My problem is (essentially) as follows: Users are allowed to click on one of two buttons, A or B, whenever they want to, over the course of an hour. My desired state is that I want the number of A-presses to be about the same as the number of B-presses ($A-B = 0$). There is an internal parameter $u$ that can make one of the buttons more desirable to click than the other to an arbitrary degree, which will cause more users to click on that button in the future.

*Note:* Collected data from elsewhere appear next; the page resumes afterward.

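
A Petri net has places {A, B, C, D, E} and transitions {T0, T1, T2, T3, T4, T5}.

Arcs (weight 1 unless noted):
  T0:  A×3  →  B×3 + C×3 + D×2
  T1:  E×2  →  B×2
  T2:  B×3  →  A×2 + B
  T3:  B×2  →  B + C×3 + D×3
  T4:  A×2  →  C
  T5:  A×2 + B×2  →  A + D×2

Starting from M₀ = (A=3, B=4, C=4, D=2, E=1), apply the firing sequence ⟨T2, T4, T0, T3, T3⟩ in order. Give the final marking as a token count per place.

step 1: fire T2:  (A=3, B=4, C=4, D=2, E=1) → (A=5, B=2, C=4, D=2, E=1)
step 2: fire T4:  (A=5, B=2, C=4, D=2, E=1) → (A=3, B=2, C=5, D=2, E=1)
step 3: fire T0:  (A=3, B=2, C=5, D=2, E=1) → (A=0, B=5, C=8, D=4, E=1)
step 4: fire T3:  (A=0, B=5, C=8, D=4, E=1) → (A=0, B=4, C=11, D=7, E=1)
step 5: fire T3:  (A=0, B=4, C=11, D=7, E=1) → (A=0, B=3, C=14, D=10, E=1)

(A=0, B=3, C=14, D=10, E=1)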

Let's say that after 10 minutes, A has been pressed 300 times and B has been pressed only 100 times ($y = 300-100 = 200$). Clearly, for some unknown external reason, pressing A is more desirable to the users than pressing B. I would like to take this feedback and adjust the internal parameter $u$ to make B more enticing and encourage users to press B more, with the goal of bringing $y$ nearer to zero.

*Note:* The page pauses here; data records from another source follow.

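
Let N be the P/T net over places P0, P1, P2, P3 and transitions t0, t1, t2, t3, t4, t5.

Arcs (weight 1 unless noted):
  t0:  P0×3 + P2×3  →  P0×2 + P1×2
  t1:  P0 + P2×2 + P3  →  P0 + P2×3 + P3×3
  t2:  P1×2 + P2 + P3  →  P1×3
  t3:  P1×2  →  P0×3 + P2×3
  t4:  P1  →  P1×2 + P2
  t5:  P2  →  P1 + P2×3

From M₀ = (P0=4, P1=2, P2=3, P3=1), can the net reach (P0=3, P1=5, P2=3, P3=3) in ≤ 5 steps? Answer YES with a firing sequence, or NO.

YES — reachable via ⟨t1, t0, t5⟩ (3 firings)

step 1: fire t1:  (P0=4, P1=2, P2=3, P3=1) → (P0=4, P1=2, P2=4, P3=3)
step 2: fire t0:  (P0=4, P1=2, P2=4, P3=3) → (P0=3, P1=4, P2=1, P3=3)
step 3: fire t5:  (P0=3, P1=4, P2=1, P3=3) → (P0=3, P1=5, P2=3, P3=3)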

Can I use control theory techniques to help with this problem? It seems like a perfect fit based on the description of control theory, but every example that I've seen so far has had a well defined output based on a physical system such as the car's speed in cruise control, rather than something as stochastic as the users choices based on their desires. Additionally, the car's speed updates immediately, whereas the impact of changing $u$ on $y$ could be substantially delayed. I've tried implementing an ad-hoc solution for this problem with simulated users, but it regularly overshoots the desired solution and oscillates. Any tips are greatly appreciated!

Simulation Details

The simulation is coded up in Python and works as follows. At each timestep, one of the buttons is pressed by a "user". The probability of the pressed button being A, $P(A) = \sigma(u+v)$ where $\sigma(x) = \frac{1}{1 + e^{-x}}$ is the sigmoid function to produce a probability, $u$ is the internal parameter, and $v$ is some pre-determined value indicating how the users feel about the buttons from the beginning. $P(B) = 1 - P(A)$.

For example, in the case that $v = 0.5$, the users will favour button A. To perfectly counteract this, $u$ needs to be set to $-0.5$.

1

There are 1 best solutions below

2
On BEST ANSWER

Model

Let $A$ be the number of clicks on button A, and $B$ - on button B. Define $e:=A-B$, and the goal is to drive $e$ to zero.

At each step we have $$ e(t+1) = \begin{cases}e(t)+1 \text{ with the probability }p(A), \\e(t)-1 \text{ with the probability }1-p(A). \\\end{cases} $$ I assume that the next control action is taken after $N$ clicks are collected, and thus I consider expectations. Then we obtain $e(t+1) = e(t) + N(2p(A)-1) = e(t)+Ng(u(t))$, where $g \in (-1,1)$ $$ g(u(t)) = 2\frac{1}{1+e^{-u(t)-v}}-1, $$ $u$ is the control signal, and $v$ is a constant.

Control

Note that $g(u)$ is monotonic. Without any deep analysis, I would suggest trying a simple PI controller $$ \begin{aligned} z(t) &= z(t-1)+\alpha e(t),\\ u(t) &= -z(t) - \beta e(t). \end{aligned} $$ Here the gains $\alpha$ and $\beta$ are to be tuned.